In an under-corrected objective this red point is brighter and the fringe about the image, focussed or within focus, is conspicuously reddish. Heavy overcorrection gives a strong bluish fringe and the red point is dull or absent. With a low power ocular, unless it be given a color correction of its own, any properly corrected objective will seem under-corrected as already explained.

The color correction can also be well examined by using an ocular spectroscope like Fig. 140, with the cylindrical lens removed. Examining the focussed star image thus, the spectrum is a narrow line for the middle color of the secondary spectrum, widening equally at F and B, and expanding into a sort of brush at the violet end. Conversely, when moved outside focus until the width is reduced to a narrow line at F and B, the widening toward the yellow and green shows very clearly the nature and extent of the secondary spectrum. In this way too, the actual foci for the several colors can easily be measured.
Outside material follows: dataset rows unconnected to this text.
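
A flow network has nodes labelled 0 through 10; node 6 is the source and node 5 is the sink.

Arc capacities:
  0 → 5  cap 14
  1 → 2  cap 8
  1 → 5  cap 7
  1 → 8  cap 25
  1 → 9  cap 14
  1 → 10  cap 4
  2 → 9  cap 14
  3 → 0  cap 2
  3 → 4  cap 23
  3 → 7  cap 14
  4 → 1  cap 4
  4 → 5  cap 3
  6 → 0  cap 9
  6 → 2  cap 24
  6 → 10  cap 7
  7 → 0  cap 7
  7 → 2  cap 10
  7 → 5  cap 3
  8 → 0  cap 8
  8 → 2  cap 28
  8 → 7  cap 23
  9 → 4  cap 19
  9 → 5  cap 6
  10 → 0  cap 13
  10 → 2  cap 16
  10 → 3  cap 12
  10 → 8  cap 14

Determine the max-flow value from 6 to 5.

augment #1: 6→0→5 bottleneck 9, total now 9
augment #2: 6→2→9→5 bottleneck 6, total now 15
augment #3: 6→10→0→5 bottleneck 5, total now 20
augment #4: 6→2→9→4→5 bottleneck 3, total now 23
augment #5: 6→10→3→7→5 bottleneck 2, total now 25
augment #6: 6→2→9→4→1→5 bottleneck 4, total now 29

Maximum flow value: 29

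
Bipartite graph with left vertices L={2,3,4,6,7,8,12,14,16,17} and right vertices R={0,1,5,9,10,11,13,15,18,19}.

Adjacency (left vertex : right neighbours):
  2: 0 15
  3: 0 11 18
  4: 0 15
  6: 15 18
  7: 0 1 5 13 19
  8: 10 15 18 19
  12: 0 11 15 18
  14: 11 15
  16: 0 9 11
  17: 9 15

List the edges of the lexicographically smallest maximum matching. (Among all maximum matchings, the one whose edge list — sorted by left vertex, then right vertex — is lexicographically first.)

Lex-smallest maximum matching: {(2,0), (3,11), (4,15), (6,18), (7,1), (8,10), (16,9)}

|M| = 7 (so the lex-smallest maximum matching has 7 edges)
process left vertices in ascending order; for each, take the smallest-labelled available neighbour that still permits 7 edges overall, or leave it unmatched if none does
lex-smallest matching: {2-0, 3-11, 4-15, 6-18, 7-1, 8-10, 16-9}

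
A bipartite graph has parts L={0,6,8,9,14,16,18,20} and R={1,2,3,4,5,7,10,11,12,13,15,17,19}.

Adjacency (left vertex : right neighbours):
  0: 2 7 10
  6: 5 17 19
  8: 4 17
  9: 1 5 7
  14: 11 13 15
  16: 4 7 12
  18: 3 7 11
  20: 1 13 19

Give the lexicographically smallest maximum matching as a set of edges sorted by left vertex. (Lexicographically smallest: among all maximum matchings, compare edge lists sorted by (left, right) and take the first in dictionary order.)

Lex-smallest maximum matching: {(0,2), (6,5), (8,4), (9,1), (14,11), (16,7), (18,3), (20,13)}

|M| = 8 (so the lex-smallest maximum matching has 8 edges)
process left vertices in ascending order; for each, take the smallest-labelled available neighbour that still permits 8 edges overall, or leave it unmatched if none does
lex-smallest matching: {0-2, 6-5, 8-4, 9-1, 14-11, 16-7, 18-3, 20-13}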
The exact nature of the color correction is somewhat a matter of taste and of the uses for which the telescope is designed, but most observers agree in the desirability of the B-F correction commonly used as best balancing the errors of eye and ocular. With reflectors, achromatic or even over-corrected oculars are desirable. The phenomena in testing a telescope for color vary with the class of star observed—the solar type is a good average. Trying a telescope on [alpha] Lyræ emphasizes unduly the blue phases, while [alpha] Orionis would overdo the red.
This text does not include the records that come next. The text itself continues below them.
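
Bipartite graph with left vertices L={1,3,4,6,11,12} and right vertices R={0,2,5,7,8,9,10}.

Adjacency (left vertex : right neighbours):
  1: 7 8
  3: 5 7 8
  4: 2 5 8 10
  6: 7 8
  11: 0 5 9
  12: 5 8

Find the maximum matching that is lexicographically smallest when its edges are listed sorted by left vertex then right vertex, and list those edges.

|M| = 5 (so the lex-smallest maximum matching has 5 edges)
process left vertices in ascending order; for each, take the smallest-labelled available neighbour that still permits 5 edges overall, or leave it unmatched if none does
lex-smallest matching: {1-7, 3-5, 4-2, 6-8, 11-0}

Lex-smallest maximum matching: {(1,7), (3,5), (4,2), (6,8), (11,0)}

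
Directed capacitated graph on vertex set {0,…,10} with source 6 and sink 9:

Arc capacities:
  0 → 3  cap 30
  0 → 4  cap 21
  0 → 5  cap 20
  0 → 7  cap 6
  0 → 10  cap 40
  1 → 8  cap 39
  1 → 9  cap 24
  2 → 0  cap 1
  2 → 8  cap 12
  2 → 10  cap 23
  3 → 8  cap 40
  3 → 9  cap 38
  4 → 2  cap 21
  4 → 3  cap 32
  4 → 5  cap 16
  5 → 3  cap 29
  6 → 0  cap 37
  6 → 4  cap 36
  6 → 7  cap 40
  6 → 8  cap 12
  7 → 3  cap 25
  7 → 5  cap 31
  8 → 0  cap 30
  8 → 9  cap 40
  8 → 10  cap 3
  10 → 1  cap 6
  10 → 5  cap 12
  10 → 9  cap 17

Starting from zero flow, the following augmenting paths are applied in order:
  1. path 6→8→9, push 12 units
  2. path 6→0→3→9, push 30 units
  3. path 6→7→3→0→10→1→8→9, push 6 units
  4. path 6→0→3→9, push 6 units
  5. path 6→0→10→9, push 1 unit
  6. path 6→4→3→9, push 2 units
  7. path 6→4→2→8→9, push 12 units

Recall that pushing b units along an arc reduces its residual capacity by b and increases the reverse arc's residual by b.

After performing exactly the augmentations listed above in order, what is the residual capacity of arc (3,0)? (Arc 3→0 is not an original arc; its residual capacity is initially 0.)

after path 1 (6→8→9, push 12): res(3,0)=0
after path 2 (6→0→3→9, push 30): res(3,0)=30
after path 3 (6→7→3→0→10→1→8→9, push 6): res(3,0)=24
after path 4 (6→0→3→9, push 6): res(3,0)=30
after path 5 (6→0→10→9, push 1): res(3,0)=30
after path 6 (6→4→3→9, push 2): res(3,0)=30
after path 7 (6→4→2→8→9, push 12): res(3,0)=30

Residual capacity of (3,0): 30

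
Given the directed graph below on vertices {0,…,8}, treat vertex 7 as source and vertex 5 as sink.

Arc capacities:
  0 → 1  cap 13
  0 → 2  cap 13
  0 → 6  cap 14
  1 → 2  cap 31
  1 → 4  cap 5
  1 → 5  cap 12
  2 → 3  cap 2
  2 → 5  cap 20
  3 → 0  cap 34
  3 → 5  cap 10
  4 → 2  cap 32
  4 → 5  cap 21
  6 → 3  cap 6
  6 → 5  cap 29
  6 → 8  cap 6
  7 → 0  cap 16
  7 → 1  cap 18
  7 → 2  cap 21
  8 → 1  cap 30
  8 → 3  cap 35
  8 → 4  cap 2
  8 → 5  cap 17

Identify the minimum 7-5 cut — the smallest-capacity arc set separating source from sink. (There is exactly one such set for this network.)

Min-cut arcs: {(0,6), (1,4), (1,5), (2,3), (2,5)} (total capacity 53)

augment #1: 7→1→5 push 12
augment #2: 7→2→5 push 20
augment #3: 7→0→6→5 push 14
augment #4: 7→1→4→5 push 5
augment #5: 7→2→3→5 push 1
augment #6: 7→0→2→3→5 push 1
max flow = 53; residual-reachable set from 7 gives S-side
cut edges (S→T): {(0,6), (1,4), (1,5), (2,3), (2,5)} total cap 53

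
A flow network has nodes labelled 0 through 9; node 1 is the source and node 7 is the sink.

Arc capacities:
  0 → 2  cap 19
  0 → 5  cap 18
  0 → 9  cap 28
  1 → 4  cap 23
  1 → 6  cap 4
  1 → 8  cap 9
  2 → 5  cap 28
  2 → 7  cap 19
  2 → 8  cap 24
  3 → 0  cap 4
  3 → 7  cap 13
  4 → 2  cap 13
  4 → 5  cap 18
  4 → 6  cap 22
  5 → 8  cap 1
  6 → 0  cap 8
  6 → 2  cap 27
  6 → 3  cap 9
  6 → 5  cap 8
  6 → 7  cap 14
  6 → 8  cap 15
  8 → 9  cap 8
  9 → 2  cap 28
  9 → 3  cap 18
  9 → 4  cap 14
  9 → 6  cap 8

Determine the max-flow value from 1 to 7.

Maximum flow value: 35

augment #1: 1→6→7 bottleneck 4, total now 4
augment #2: 1→4→2→7 bottleneck 13, total now 17
augment #3: 1→4→6→7 bottleneck 10, total now 27
augment #4: 1→8→9→2→7 bottleneck 6, total now 33
augment #5: 1→8→9→3→7 bottleneck 2, total now 35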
The simple tests on star discs in and out of focus here described are ample for all ordinary purposes, and a glass which passes them well is beyond question an admirably figured one. The tests are not however quantitative, and it takes an experienced eye to pick out quickly minor errors, which are somewhat irregular. One sometimes finds the ring system excellent but a sort of haze in the field, making the contrasts poor—bad polish or dirt, but figure good.

A test found very useful by constructors or those with laboratory facilities is the knife edge test, worked out chiefly by Foucault and widely used in examining specula. It consists in principle of setting up the mirror so as to bring the rays to the sharpest possible focus. For instance in a spherical mirror a lamp shining through a pin hole is placed in the centre of curvature, and the reflected image is brought just alongside it where it can be inspected by eye or eyepiece. In Fig. 165 all the rays which emanate from the pinhole b and fall on the mirror a are brought quite exactly to focus at c. The eye placed close to c will see, if the mirror surface is perfect, a uniform disc of light from the mirror.

Fig. 165.—The Principle of the Foucault Test.

If now a knife edge like d, say a safety razor blade, be very gradually pushed through the focus the light will be cut off in a perfectly uniform manner—no zone or local spot going first. If some error in the surface at any point causes the reflected ray to miss the focus and cross ahead of or behind it as in the ray bef, then the knife edge will catch it first or last as the case may be, and the spot e will be first darkened or remain bright after the light elsewhere is extinguished.